Brandon Ward (Soccer player)

Personal information
- Date of birth: December 11, 1972 (age 53)
- Place of birth: Westerville, Ohio, United States
- Height: 5 ft 9 in (1.75 m)
- Position: Midfielder

Youth career
- 1991–1994: Indiana University

Senior career*
- Years: Team / Apps / (Gls)
- 1996: Columbus Crew / 6 / (0)
- 1996–1998: St. Louis Ambush (indoor) / 76 / (33)
- 1998: Chicago Stingers

= Brandon Ward (soccer) =

American soccer player (born 1972)

Brandon Ward (born December 11, 1972) and is a retired U.S. soccer midfielder who played one season in Major League Soccer as well as the USISL and National Professional Soccer League.

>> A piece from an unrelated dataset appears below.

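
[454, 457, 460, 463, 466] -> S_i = 454 + 3*i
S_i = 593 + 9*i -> [593, 602, 611, 620, 629]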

Ward attended the Indiana University, playing on the men's soccer team from 1991 to 1994. In his senior season, the Hoosiers went to the NCAA Men's Soccer Championship only to lose to the Virginia Cavaliers. Various sources place Ward with three different teams during 1995, the Hampton Roads Mariners, Richmond Kickers and Indiana Blast. On February 7, 1996, the Columbus Crew selected Ward in the sixth round (fifty-first overall) of the 1996 MLS Inaugural Player Draft. He played six games for the Crew before being released. He then joined the St. Louis Ambush in the National Professional Soccer League. He spent two seasons with the Ambush before being again being drafted by the Crew, this time in the first round of the 1998 MLS Supplemental Draft. The Crew released him on April 1, 1998, before Ward played a game. He then signed with the Chicago Stingers of the USISL.